Once a student has a basic understanding of the math facts, and is ready to master rapid recall, manipulatives are less useful. When every second counts, even the most convenient manipulative is too slow. Traditional flash cards are quick, but there are traditional problems too, most notably the need for many hours of one-on-one instruction that many students never receive. Computer programs can solve that problem and others, including the need for automatic tracking of answers, instant reporting of results and trends.

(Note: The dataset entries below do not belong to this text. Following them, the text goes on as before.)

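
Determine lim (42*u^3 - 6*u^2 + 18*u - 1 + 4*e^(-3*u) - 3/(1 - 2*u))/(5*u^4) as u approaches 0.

Substitution gives 0/0; apply L'Hôpital's rule 4 times.
After differentiating numerator and denominator 4 times the quotient is (324*e^(-3*u) + 1152/(2*u - 1)^5)/(120); at u = 0 this is -69/10.

-69/10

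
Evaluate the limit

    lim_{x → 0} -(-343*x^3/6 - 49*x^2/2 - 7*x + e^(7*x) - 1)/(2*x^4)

Direct substitution gives 0/0.
Apply L'Hôpital: lim (-343*x^2/2 - 49*x + 7*e^(7*x) - 7)/(-8*x^3), still 0/0.
Apply L'Hôpital: lim (-343*x + 49*e^(7*x) - 49)/(-24*x^2), still 0/0.
Apply L'Hôpital: lim (343*e^(7*x) - 343)/(-48*x), still 0/0.
After 4 applications of L'Hôpital's rule the quotient is (2401*e^(7*x))/(-48); substituting x = 0 gives -2401/48.

-2401/48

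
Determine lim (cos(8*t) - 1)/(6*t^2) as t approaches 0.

-16/3

Direct substitution gives 0/0.
Apply L'Hôpital: lim (-8*sin(8*t))/(12*t), still 0/0.
After 2 applications of L'Hôpital's rule the quotient is (-64*cos(8*t))/(12); substituting t = 0 gives -16/3.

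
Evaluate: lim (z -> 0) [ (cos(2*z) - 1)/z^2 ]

-2

Direct substitution gives 0/0.
Apply L'Hôpital: lim (-2*sin(2*z))/(2*z), still 0/0.
After 2 applications of L'Hôpital's rule the quotient is (-4*cos(2*z))/(2); substituting z = 0 gives -2.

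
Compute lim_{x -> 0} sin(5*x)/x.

5

Substitution gives 0/0.
Write it as (5)·sin(5x)/(5x); since sin(u)/u → 1, the limit is 5.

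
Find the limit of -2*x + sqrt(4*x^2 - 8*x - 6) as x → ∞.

-2

An ∞ − ∞ form. Rationalising with the conjugate, the difference becomes (-8x - 6) / (√(4*x^2 - 8*x - 6) + 2x).
For large x the denominator behaves like 2·2x, so the quotient tends to -8/4 = -2.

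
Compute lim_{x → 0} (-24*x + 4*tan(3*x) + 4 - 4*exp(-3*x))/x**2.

Substitution gives 0/0 (the numerator vanishes to order 2).
Expand each term to order x^2: the coefficient of x^2 in 4·tan(3x) is 0 and in -4·e^(-3x) is -18.
Lower-order terms cancel with the polynomial part, so the numerator is (-18)·x^2 + o(x^2), and the limit is (-18)/(1) = -18.

-18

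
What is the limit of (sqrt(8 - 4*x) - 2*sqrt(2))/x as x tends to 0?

-√(2)/2

Substitution gives 0/0. Multiply numerator and denominator by the conjugate √(8 - 4x) + √8.
The numerator becomes (8 - 4x) − 8 = -4x, so the expression simplifies to -4/(√(8 - 4x) + √8).
Letting x → 0 gives -4/(2√8) = -√(2)/2.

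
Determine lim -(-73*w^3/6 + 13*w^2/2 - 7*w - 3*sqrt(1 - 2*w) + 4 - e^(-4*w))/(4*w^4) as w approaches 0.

Substitution gives 0/0 (the numerator vanishes to order 4).
Expand each term to order w^4: the coefficient of w^4 in −e^(-4w) is -32/3 and in -3·√(1 - 2w) is 15/8.
Lower-order terms cancel with the polynomial part, so the numerator is (-211/24)·w^4 + o(w^4), and the limit is (-211/24)/(-4) = 211/96.

211/96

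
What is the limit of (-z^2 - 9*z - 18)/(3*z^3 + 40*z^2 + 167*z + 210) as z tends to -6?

Since z = -6 makes numerator and denominator zero, (z + 6) divides both.
Cancelling it gives (-z - 3)/(3*z^2 + 22*z + 35); now plug in z = -6 to get 3/11.

3/11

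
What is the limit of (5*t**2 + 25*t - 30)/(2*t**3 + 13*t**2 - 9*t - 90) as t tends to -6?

At t = -6 both the top and bottom vanish — a removable singularity. Factoring out (t + 6) from each leaves (5*t - 5)/(2*t^2 + t - 15), which at t = -6 equals -35/51.

-35/51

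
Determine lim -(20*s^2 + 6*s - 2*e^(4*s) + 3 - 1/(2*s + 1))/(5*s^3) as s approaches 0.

Substitution gives 0/0; apply L'Hôpital's rule 3 times.
After differentiating numerator and denominator 3 times the quotient is (-128*e^(4*s) + 48/(2*s + 1)^4)/(-30); at s = 0 this is 8/3.

8/3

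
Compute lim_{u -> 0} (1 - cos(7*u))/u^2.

Substitution gives 0/0.
Use (1 − cos θ)/θ² → 1/2 with θ = 7u: the limit is 7²/(2·1) = 49/2.

49/2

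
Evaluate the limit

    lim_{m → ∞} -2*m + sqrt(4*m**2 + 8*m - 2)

An ∞ − ∞ form. Rationalising with the conjugate, the difference becomes (8m - 2) / (√(4*m^2 + 8*m - 2) + 2m).
For large m the denominator behaves like 2·2m, so the quotient tends to 8/4 = 2.

2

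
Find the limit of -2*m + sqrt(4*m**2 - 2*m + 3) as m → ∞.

An ∞ − ∞ form. Rationalising with the conjugate, the difference becomes (-2m + 3) / (√(4*m^2 - 2*m + 3) + 2m).
For large m the denominator behaves like 2·2m, so the quotient tends to -2/4 = -1/2.

-1/2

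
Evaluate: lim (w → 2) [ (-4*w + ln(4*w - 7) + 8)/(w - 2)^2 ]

Direct substitution gives 0/0.
Apply L'Hôpital: lim (-4 + 4/(4*w - 7))/(2*w - 4), still 0/0.
After 2 applications of L'Hôpital's rule the quotient is (-16/(4*w - 7)^2)/(2); substituting w = 2 gives -8.

-8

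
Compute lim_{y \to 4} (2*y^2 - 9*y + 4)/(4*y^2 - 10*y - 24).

7/22

Since y = 4 makes numerator and denominator zero, (y - 4) divides both.
Cancelling it gives (2*y - 1)/(4*y + 6); now plug in y = 4 to get 7/22.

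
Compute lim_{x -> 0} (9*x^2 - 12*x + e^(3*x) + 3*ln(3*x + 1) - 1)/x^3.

63/2

Substitution gives 0/0 (the numerator vanishes to order 3).
Expand each term to order x^3: the coefficient of x^3 in 3·ln(1 + 3x) is 27 and in e^(3x) is 9/2.
Lower-order terms cancel with the polynomial part, so the numerator is (63/2)·x^3 + o(x^3), and the limit is (63/2)/(1) = 63/2.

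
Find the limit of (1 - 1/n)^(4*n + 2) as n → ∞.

The base → 1 and the exponent → ∞: a 1^∞ form.
Take logarithms: (4n + 2)·ln(1 - 1/n). Since ln(1+u) ~ u for small u, this behaves like (4n)·(-1/n) → -4.
So the limit is e^(-4).

e^(-4)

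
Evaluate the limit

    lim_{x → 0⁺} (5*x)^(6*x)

1

Base → 0⁺ and exponent → 0⁺: a 0^0 form.
Take logs: 6x·ln(5x). This is 0·(−∞); rewriting as ln(5x)/(1/(6x)) and applying L'Hôpital gives 0.
Hence the limit is e^0 = 1.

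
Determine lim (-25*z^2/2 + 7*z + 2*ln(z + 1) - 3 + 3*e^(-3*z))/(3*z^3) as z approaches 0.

Substitution gives 0/0; apply L'Hôpital's rule 3 times.
After differentiating numerator and denominator 3 times the quotient is (-81*e^(-3*z) + 4/(z + 1)^3)/(18); at z = 0 this is -77/18.

-77/18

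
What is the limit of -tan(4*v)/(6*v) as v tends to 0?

-2/3

Substitution gives 0/0.
Since tan(u)/u → 1 as u → 0, tan(4v)/(4v) → 1 and the limit is 4/(-6) = -2/3.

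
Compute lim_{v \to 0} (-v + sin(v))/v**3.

Direct substitution gives 0/0.
Apply L'Hôpital: lim (cos(v) - 1)/(3*v^2), still 0/0.
Apply L'Hôpital: lim (-sin(v))/(6*v), still 0/0.
After 3 applications of L'Hôpital's rule the quotient is (-cos(v))/(6); substituting v = 0 gives -1/6.

-1/6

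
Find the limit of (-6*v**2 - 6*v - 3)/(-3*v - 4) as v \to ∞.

The numerator has higher degree (2 > 1); the quotient behaves like (-6/(-3))·v^1 for large |v|.
As v → +∞ this diverges to ∞.

∞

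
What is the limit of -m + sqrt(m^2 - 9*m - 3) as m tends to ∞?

-9/2

This has the form ∞ − ∞. Multiply and divide by the conjugate √(m^2 - 9*m - 3) + m.
That gives (-9m - 3) / (√(m^2 - 9*m - 3) + m).
Divide numerator and denominator by m: the limit is -9/(2·1) = -9/2.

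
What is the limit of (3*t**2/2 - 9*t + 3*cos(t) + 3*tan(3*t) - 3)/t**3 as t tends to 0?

Substitution gives 0/0; apply L'Hôpital's rule 3 times.
After differentiating numerator and denominator 3 times the quotient is (3*sin(t) + 486*tan(3*t)^4 + 648*tan(3*t)^2 + 162)/(6); at t = 0 this is 27.

27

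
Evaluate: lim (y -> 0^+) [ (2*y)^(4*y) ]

1

Base → 0⁺ and exponent → 0⁺: a 0^0 form.
Take logs: 4y·ln(2y). This is 0·(−∞); rewriting as ln(2y)/(1/(4y)) and applying L'Hôpital gives 0.
Hence the limit is e^0 = 1.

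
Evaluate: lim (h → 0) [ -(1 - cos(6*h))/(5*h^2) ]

-18/5

Substitution gives 0/0.
Use (1 − cos u)/u² → 1/2 with u = 6h: the limit is 6²/(2·(-5)) = -18/5.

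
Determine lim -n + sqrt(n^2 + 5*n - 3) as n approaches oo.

5/2

This has the form ∞ − ∞. Multiply and divide by the conjugate √(n^2 + 5*n - 3) + n.
That gives (5n - 3) / (√(n^2 + 5*n - 3) + n).
Divide numerator and denominator by n: the limit is 5/(2·1) = 5/2.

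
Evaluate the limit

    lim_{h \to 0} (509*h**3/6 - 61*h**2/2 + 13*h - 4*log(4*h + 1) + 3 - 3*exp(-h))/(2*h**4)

2047/16

Substitution gives 0/0; apply L'Hôpital's rule 4 times.
After differentiating numerator and denominator 4 times the quotient is (-3*e^(-h) + 6144/(4*h + 1)^4)/(48); at h = 0 this is 2047/16.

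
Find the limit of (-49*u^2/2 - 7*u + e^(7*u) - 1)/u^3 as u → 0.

343/6

Direct substitution gives 0/0.
Apply L'Hôpital: lim (-49*u + 7*e^(7*u) - 7)/(3*u^2), still 0/0.
Apply L'Hôpital: lim (49*e^(7*u) - 49)/(6*u), still 0/0.
After 3 applications of L'Hôpital's rule the quotient is (343*e^(7*u))/(6); substituting u = 0 gives 343/6.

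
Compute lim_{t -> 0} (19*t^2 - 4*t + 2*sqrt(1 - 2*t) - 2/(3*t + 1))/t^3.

Substitution gives 0/0; apply L'Hôpital's rule 3 times.
After differentiating numerator and denominator 3 times the quotient is (324/(3*t + 1)^4 - 6/(1 - 2*t)^(5/2))/(6); at t = 0 this is 53.

53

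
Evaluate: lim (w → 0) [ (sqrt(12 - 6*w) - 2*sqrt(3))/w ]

-√(3)/2

A 0/0 form; rationalise with √(12 - 6w) + √12. This collapses the numerator to -6w, leaving -6/(√(12 - 6w) + √12) → -6/(2√12) = -√(3)/2.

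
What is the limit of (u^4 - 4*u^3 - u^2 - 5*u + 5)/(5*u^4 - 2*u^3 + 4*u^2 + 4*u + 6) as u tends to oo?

Numerator and denominator both have degree 4.
Dividing every term by u^4, all lower-order terms vanish and the limit is the ratio of leading coefficients, 1/(5) = 1/5.

1/5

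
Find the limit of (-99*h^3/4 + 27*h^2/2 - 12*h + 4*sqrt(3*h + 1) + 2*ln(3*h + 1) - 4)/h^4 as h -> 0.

-1701/32

Substitution gives 0/0; apply L'Hôpital's rule 4 times.
After differentiating numerator and denominator 4 times the quotient is (-972/(3*h + 1)^4 - 1215/(4*(3*h + 1)^(7/2)))/(24); at h = 0 this is -1701/32.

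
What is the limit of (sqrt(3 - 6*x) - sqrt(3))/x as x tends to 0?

Substitution gives 0/0. Multiply numerator and denominator by the conjugate √(3 - 6x) + √3.
The numerator becomes (3 - 6x) − 3 = -6x, so the expression simplifies to -6/(√(3 - 6x) + √3).
Letting x → 0 gives -6/(2√3) = -√(3).

-√(3)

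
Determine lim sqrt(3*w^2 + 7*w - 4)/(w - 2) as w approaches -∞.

For large |w|, √(3*w^2 + 7*w - 4) ≈ √3·|w| and the denominator ≈ w.
Since w → −∞, |w| = −w, giving −√3/(1) = -√(3).

-√(3)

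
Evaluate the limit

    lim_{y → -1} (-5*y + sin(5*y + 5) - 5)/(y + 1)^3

Direct substitution gives 0/0.
Apply L'Hôpital: lim (5*cos(5*y + 5) - 5)/(3*(y + 1)^2), still 0/0.
Apply L'Hôpital: lim (-25*sin(5*y + 5))/(6*y + 6), still 0/0.
After 3 applications of L'Hôpital's rule the quotient is (-125*cos(5*y + 5))/(6); substituting y = -1 gives -125/6.

-125/6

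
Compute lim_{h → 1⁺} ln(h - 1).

-∞

As h → 1⁺, h - 1 → 0⁺ and ln(h - 1) → −∞.
Multiplying by 1 gives -∞.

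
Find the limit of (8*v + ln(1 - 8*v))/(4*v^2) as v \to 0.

Direct substitution gives 0/0.
Apply L'Hôpital: lim (8 - 8/(1 - 8*v))/(8*v), still 0/0.
After 2 applications of L'Hôpital's rule the quotient is (-64/(1 - 8*v)^2)/(8); substituting v = 0 gives -8.

-8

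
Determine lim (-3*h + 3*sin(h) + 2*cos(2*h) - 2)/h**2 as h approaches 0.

-4

Substitution gives 0/0; apply L'Hôpital's rule 2 times.
After differentiating numerator and denominator 2 times the quotient is (-3*sin(h) - 8*cos(2*h))/(2); at h = 0 this is -4.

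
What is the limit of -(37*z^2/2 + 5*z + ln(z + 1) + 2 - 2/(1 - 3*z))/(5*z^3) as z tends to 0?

Substitution gives 0/0; apply L'Hôpital's rule 3 times.
After differentiating numerator and denominator 3 times the quotient is (-324/(3*z - 1)^4 + 2/(z + 1)^3)/(-30); at z = 0 this is 161/15.

161/15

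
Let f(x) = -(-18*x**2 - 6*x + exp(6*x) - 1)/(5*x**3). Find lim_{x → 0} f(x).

Direct substitution gives 0/0.
Apply L'Hôpital: lim (-36*x + 6*e^(6*x) - 6)/(-15*x^2), still 0/0.
Apply L'Hôpital: lim (36*e^(6*x) - 36)/(-30*x), still 0/0.
After 3 applications of L'Hôpital's rule the quotient is (216*e^(6*x))/(-30); substituting x = 0 gives -36/5.

-36/5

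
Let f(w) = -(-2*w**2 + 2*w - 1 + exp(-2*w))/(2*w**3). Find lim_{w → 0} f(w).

2/3

Direct substitution gives 0/0.
Apply L'Hôpital: lim (-4*w + 2 - 2*e^(-2*w))/(-6*w^2), still 0/0.
Apply L'Hôpital: lim (-4 + 4*e^(-2*w))/(-12*w), still 0/0.
After 3 applications of L'Hôpital's rule the quotient is (-8*e^(-2*w))/(-12); substituting w = 0 gives 2/3.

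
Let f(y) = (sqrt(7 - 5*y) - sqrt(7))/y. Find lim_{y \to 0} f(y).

-5*√(7)/14

Substitution gives 0/0. Multiply numerator and denominator by the conjugate √(7 - 5y) + √7.
The numerator becomes (7 - 5y) − 7 = -5y, so the expression simplifies to -5/(√(7 - 5y) + √7).
Letting y → 0 gives -5/(2√7) = -5*√(7)/14.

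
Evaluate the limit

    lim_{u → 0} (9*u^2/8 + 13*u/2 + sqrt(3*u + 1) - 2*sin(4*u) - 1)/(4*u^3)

1105/192

Substitution gives 0/0 (the numerator vanishes to order 3).
Expand each term to order u^3: the coefficient of u^3 in √(1 + 3u) is 27/16 and in -2·sin(4u) is 64/3.
Lower-order terms cancel with the polynomial part, so the numerator is (1105/48)·u^3 + o(u^3), and the limit is (1105/48)/(4) = 1105/192.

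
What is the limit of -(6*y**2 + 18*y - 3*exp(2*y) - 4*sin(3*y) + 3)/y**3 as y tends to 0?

Substitution gives 0/0; apply L'Hôpital's rule 3 times.
After differentiating numerator and denominator 3 times the quotient is (-24*e^(2*y) + 108*cos(3*y))/(-6); at y = 0 this is -14.

-14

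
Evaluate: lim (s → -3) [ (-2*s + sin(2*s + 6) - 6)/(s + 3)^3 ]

-4/3

Direct substitution gives 0/0.
Apply L'Hôpital: lim (2*cos(2*s + 6) - 2)/(3*(s + 3)^2), still 0/0.
Apply L'Hôpital: lim (-4*sin(2*s + 6))/(6*s + 18), still 0/0.
After 3 applications of L'Hôpital's rule the quotient is (-8*cos(2*s + 6))/(6); substituting s = -3 gives -4/3.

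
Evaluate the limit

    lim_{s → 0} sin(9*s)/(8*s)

9/8

Substitution gives 0/0.
Write it as (9/8)·sin(9s)/(9s); since sin(u)/u → 1, the limit is 9/8.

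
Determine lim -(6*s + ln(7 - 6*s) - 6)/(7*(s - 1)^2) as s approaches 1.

Direct substitution gives 0/0.
Apply L'Hôpital: lim (6 - 6/(7 - 6*s))/(14 - 14*s), still 0/0.
After 2 applications of L'Hôpital's rule the quotient is (-36/(7 - 6*s)^2)/(-14); substituting s = 1 gives 18/7.

18/7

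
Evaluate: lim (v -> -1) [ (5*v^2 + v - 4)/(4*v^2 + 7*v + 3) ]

9

At v = -1 both the top and bottom vanish — a removable singularity. Factoring out (v + 1) from each leaves (5*v - 4)/(4*v + 3), which at v = -1 equals 9.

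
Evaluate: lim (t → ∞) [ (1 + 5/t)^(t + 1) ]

e^(5)

The base → 1 and the exponent → ∞: a 1^∞ form.
Take logarithms: (t + 1)·ln(1 + 5/t). Since ln(1+u) ~ u for small u, this behaves like (t)·(5/t) → 5.
So the limit is e^(5).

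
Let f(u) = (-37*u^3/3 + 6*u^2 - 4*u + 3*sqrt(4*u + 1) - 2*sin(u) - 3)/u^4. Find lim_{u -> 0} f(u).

Substitution gives 0/0 (the numerator vanishes to order 4).
Expand each term to order u^4: the coefficient of u^4 in 3·√(1 + 4u) is -30 and in -2·sin(u) is 0.
Lower-order terms cancel with the polynomial part, so the numerator is (-30)·u^4 + o(u^4), and the limit is (-30)/(1) = -30.

-30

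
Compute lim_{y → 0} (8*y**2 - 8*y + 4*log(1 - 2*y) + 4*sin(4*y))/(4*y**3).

-40/3

Substitution gives 0/0 (the numerator vanishes to order 3).
Expand each term to order y^3: the coefficient of y^3 in 4·sin(4y) is -128/3 and in 4·ln(1 - 2y) is -32/3.
Lower-order terms cancel with the polynomial part, so the numerator is (-160/3)·y^3 + o(y^3), and the limit is (-160/3)/(4) = -40/3.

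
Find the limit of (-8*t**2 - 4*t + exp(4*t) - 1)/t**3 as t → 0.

32/3

Direct substitution gives 0/0.
Apply L'Hôpital: lim (-16*t + 4*e^(4*t) - 4)/(3*t^2), still 0/0.
Apply L'Hôpital: lim (16*e^(4*t) - 16)/(6*t), still 0/0.
After 3 applications of L'Hôpital's rule the quotient is (64*e^(4*t))/(6); substituting t = 0 gives 32/3.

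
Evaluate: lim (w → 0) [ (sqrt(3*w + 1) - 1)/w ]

3/2

A 0/0 form; rationalise with √(1 + 3w) + √1. This collapses the numerator to 3w, leaving 3/(√(1 + 3w) + √1) → 3/(2√1) = 3/2.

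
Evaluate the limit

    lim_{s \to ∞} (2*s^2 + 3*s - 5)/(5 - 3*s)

The numerator has higher degree (2 > 1); the quotient behaves like (2/(-3))·s^1 for large |s|.
As s → +∞ this diverges to -∞.

-∞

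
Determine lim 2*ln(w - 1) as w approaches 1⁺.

As w → 1⁺, w - 1 → 0⁺ and ln(w - 1) → −∞.
Multiplying by 2 gives -∞.

-∞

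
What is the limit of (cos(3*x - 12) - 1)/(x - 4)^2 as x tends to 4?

Direct substitution gives 0/0.
Apply L'Hôpital: lim (-3*sin(3*x - 12))/(2*x - 8), still 0/0.
After 2 applications of L'Hôpital's rule the quotient is (-9*cos(3*x - 12))/(2); substituting x = 4 gives -9/2.

-9/2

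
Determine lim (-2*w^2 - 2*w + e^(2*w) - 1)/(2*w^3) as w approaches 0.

Direct substitution gives 0/0.
Apply L'Hôpital: lim (-4*w + 2*e^(2*w) - 2)/(6*w^2), still 0/0.
Apply L'Hôpital: lim (4*e^(2*w) - 4)/(12*w), still 0/0.
After 3 applications of L'Hôpital's rule the quotient is (8*e^(2*w))/(12); substituting w = 0 gives 2/3.

2/3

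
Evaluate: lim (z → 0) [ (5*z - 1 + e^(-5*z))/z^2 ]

Direct substitution gives 0/0.
Apply L'Hôpital: lim (5 - 5*e^(-5*z))/(2*z), still 0/0.
After 2 applications of L'Hôpital's rule the quotient is (25*e^(-5*z))/(2); substituting z = 0 gives 25/2.

25/2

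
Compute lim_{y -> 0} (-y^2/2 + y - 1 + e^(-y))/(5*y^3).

-1/30

Direct substitution gives 0/0.
Apply L'Hôpital: lim (-y + 1 - e^(-y))/(15*y^2), still 0/0.
Apply L'Hôpital: lim (-1 + e^(-y))/(30*y), still 0/0.
After 3 applications of L'Hôpital's rule the quotient is (-e^(-y))/(30); substituting y = 0 gives -1/30.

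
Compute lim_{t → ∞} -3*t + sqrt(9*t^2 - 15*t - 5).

-5/2

This has the form ∞ − ∞. Multiply and divide by the conjugate √(9*t^2 - 15*t - 5) + 3t.
That gives (-15t - 5) / (√(9*t^2 - 15*t - 5) + 3t).
Divide numerator and denominator by t: the limit is -15/(2·3) = -5/2.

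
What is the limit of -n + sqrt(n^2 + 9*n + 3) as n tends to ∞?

This has the form ∞ − ∞. Multiply and divide by the conjugate √(n^2 + 9*n + 3) + n.
That gives (9n + 3) / (√(n^2 + 9*n + 3) + n).
Divide numerator and denominator by n: the limit is 9/(2·1) = 9/2.

9/2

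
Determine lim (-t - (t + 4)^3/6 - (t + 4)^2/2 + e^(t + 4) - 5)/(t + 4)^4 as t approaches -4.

Direct substitution gives 0/0.
Apply L'Hôpital: lim (-t - (t + 4)^2/2 + e^(t + 4) - 5)/(4*(t + 4)^3), still 0/0.
Apply L'Hôpital: lim (-t + e^(t + 4) - 5)/(12*(t + 4)^2), still 0/0.
Apply L'Hôpital: lim (e^(t + 4) - 1)/(24*t + 96), still 0/0.
After 4 applications of L'Hôpital's rule the quotient is (e^(t + 4))/(24); substituting t = -4 gives 1/24.

1/24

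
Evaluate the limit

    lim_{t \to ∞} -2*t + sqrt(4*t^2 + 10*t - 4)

5/2

This has the form ∞ − ∞. Multiply and divide by the conjugate √(4*t^2 + 10*t - 4) + 2t.
That gives (10t - 4) / (√(4*t^2 + 10*t - 4) + 2t).
Divide numerator and denominator by t: the limit is 10/(2·2) = 5/2.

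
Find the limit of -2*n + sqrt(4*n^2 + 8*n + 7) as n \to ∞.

2

This has the form ∞ − ∞. Multiply and divide by the conjugate √(4*n^2 + 8*n + 7) + 2n.
That gives (8n + 7) / (√(4*n^2 + 8*n + 7) + 2n).
Divide numerator and denominator by n: the limit is 8/(2·2) = 2.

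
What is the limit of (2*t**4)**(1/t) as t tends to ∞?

Base → ∞ and exponent → 0: an ∞^0 form.
Take logs: (1/t)·ln(2·t^4) = (ln 2 + 4·ln t)/t → 0.
So the limit is e^0 = 1.

1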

Certainly these are significant advantages, and some existing computer flashcard programs are very useful. Unfortunately, many of these computer programs place more emphasis on gaming than learning. Most are low quality and do a poor job of training the user for rapid recall of the many facts. Even the more advanced computer flashcard programs, such as Math Blaster and Fastt Math, have no elements to assist students when they have difficulty with a problem, and no elements that frame the process for moving students from concrete manipulatives to virtual manipulatives in their programs.
In view of the foregoing, it would be advantageous to provide a serious practice program that calls up a helpful virtual manipulative at just the right times—a new virtual manipulative that improves understanding and retention.
It would be advantageous if this virtual manipulative could also be supplemented by an analogous real world hands-on experience that allows children to construct a personalized set of math fact strategies to be displayed by these virtual manipulative, giving students more ownership in these strategies and facts. The personalized strategies could then be stored and used in presenting the virtual manipulative reminders at critical moments when a student encounters difficulty.
It would also be advantageous if such program offered the option for computer selection of drills and practice sessions based on continuous monitoring of students' performance, along with curricula customized to the personalized strategies developed by the students using the corresponding physical manipulative.
In view of the foregoing, it would be advantageous to provide a highly convenient and effective way to translate many basic math concepts directly to the numberline, thereby advancing learning success. It would also be advantageous to provide a more intuitive way to visualize, comprehend, and memorize basic math concepts in order to bridge the gap between the concrete and the abstract for students. Yet another advantage would be to provide a computer program based on these visual impressions that builds math fact fluency stepwise for children who are memorizing addition, subtraction, multiplication and division.
While it would be desirable to provide a method and system for teaching math that provides one or more of the foregoing or other advantageous features as may be apparent to those reviewing this disclosure, the teachings disclosed herein extend to those embodiments which fall within the scope of the appended claims, regardless of whether they accomplish one or more of the above-mentioned advantages.